I cant take that shot because i want my penis to stay hard.
GM filed for bankruptcy, all the dealerships closed, and it's june and I'm in jeans and a sweatshirt and I'm cold. What is the point of living in this state anymore?
a lot of self evaluation comes after you have to clean up a trashcan of your own vomit and condoms
After Sake bombs he tried to puke into an alluminum beer bottle and shot vomit streaks in a perfect V out the sides of his mouth and hit BOTH girls he had bought drinks for that night. He was like an Icon of Cock-blocking yourself.
Theres been so much buildup for our genitals to meet, one or both of us is sure to be disappointed.

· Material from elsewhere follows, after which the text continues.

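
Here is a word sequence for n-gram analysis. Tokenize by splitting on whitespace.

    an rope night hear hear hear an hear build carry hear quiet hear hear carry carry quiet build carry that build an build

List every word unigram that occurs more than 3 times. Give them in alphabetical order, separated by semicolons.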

When his Irish accent comes out my uterus hums. Or some productive organ down there, I'm not sure of the logistics
Rain ponchos don't count as shirts at the bar. FYI.
Its like the unofficial aniversary of the loss of her virginity. And I will be giving tours of the spot they did it in and showing how I'm serious when I say the grass doesn't grow there anymore.
Went to an open-bar law school party and puked in front of Justice Scalia. My legal career is now complete -- I literally got judged by a U.S. Supreme Court Justice. Can't get any higher than that.
We now only communicate via Xbox messages. Living together is so easy
Idk how much more i could have responded my dick was basically trying to unzip the zipper and hop out
I'm in my onesie attempting to spoon-feed myself cold soup. I'm playing freeze tag with my hangover. My hangover's winning.
i swear i was one second from getting his number and then the shrooms kicked in
being broke is really keeping my alcoholism in check
Hey? Just a hypothetical. You ever accidentally kill somebody's cat on purpose? Like you didn't mean to but it had it coming? If you're wondering it tripped me while I was walking down the stairs and I landed on it as I fell.